A lo largo de estas casi ocho décadas, los Carter han vivido en muchos sitios. Los inicios del matrimonio fueron con una maleta siempre hecha. Así es la vida del militar de carrera. Ambos tenían el proyecto de ver mundo. De explorar y, con los pies continuamente en polvorosa, no parar hasta haber saciado todas sus curiosidades juveniles. Plains no era sino un recuerdo de niñez y pubertad. Pero el destino llamó a la puerta, o más bien, la echó abajo. En 1953, murió el padre de Jimmy. Impelido por el deber o la lealtad hacia la estirpe, el marinero se enfundó el peto y volvió a la diminuta población para cultivar, como lo habían hecho antes sus mayores, algodón y cacahuetes. Parecía el final de la aventura. No fue, sin embargo, más que el principio. 

En 1962, Carter irrumpió en la política regional como un debutante carismático y lleno de pericia. Ganó un asiento en el Senado estatal de Georgia. El siguiente paso era, teóricamente, el capitolio de Washington. Pero fue derrotado en su primer y único intento de hacerse con un escaño nacional. A pesar de todo, la nave, eventualmente, despegó. En 1970 se convirtió en gobernador de su tierra. Y en 1976, contra todo pronóstico, se hizo con la nominación presidencial demócrata sin ser ni el más conocido ni el más poderoso de los contendientes. El votante común, sin embargo, vio en este grajero del sur, tan ajeno a los ruidos de la capital, un soplo de aire fresco y un descanso de los excesos nixonianos

Un beso entre el ruido

Hay una preciosa imagen, furtiva al menos en apariencia, que describe perfectamente la naturaleza de esta longeva relación. En uno de los pomposos salones de la residencia presidencial, entre las alhajas y las ceremonias que van con el cargo, Jimmy Carter aprovecha un breve respiro para acercarse a su mujer y darle un beso en la mejilla. En mitad del ruido y de las bajas pasiones de la política, dos personas que se querían y se apoyaban con sinceridad habían llegado a la meta. Insólito, pero cierto. Y tierno también. 

Pero los buenos sentimientos no bastan. El pueblo norteamericano no quiso otorgarle a los Carter cuatro años más en la Avenida Pensilvania. Tomó un radical desvío, de los que marcan época, dándole el trabajo a un tipo de Hollywood llamado Ronald Reagan —cuyo matrimonio, por cierto, bien merece también un artículo—.

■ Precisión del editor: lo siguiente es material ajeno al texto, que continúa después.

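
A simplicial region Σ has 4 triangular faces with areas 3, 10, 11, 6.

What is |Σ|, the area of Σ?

3 + 10 + 11 + 6 = 30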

Devastada por la caída, la pareja decidió dar unos pasos hacia atrás para volver a coger impulso. Así que desanduvieron lo andado y volvieron a su granja de Plains, Georgia, donde aún pasean y se dan la mano. Él tiene 99 años y un cáncer que le devora el cuerpo. Ella tiene 96 y una demencia creciente que amenaza con borrar los recuerdos de su vida extraordinaria. Pero, incluso en horas bajas, mantienen la sonrisa blanca y la mirada cómplice. Todo empezó con una plantación de cacahuetes y una visita al cine local.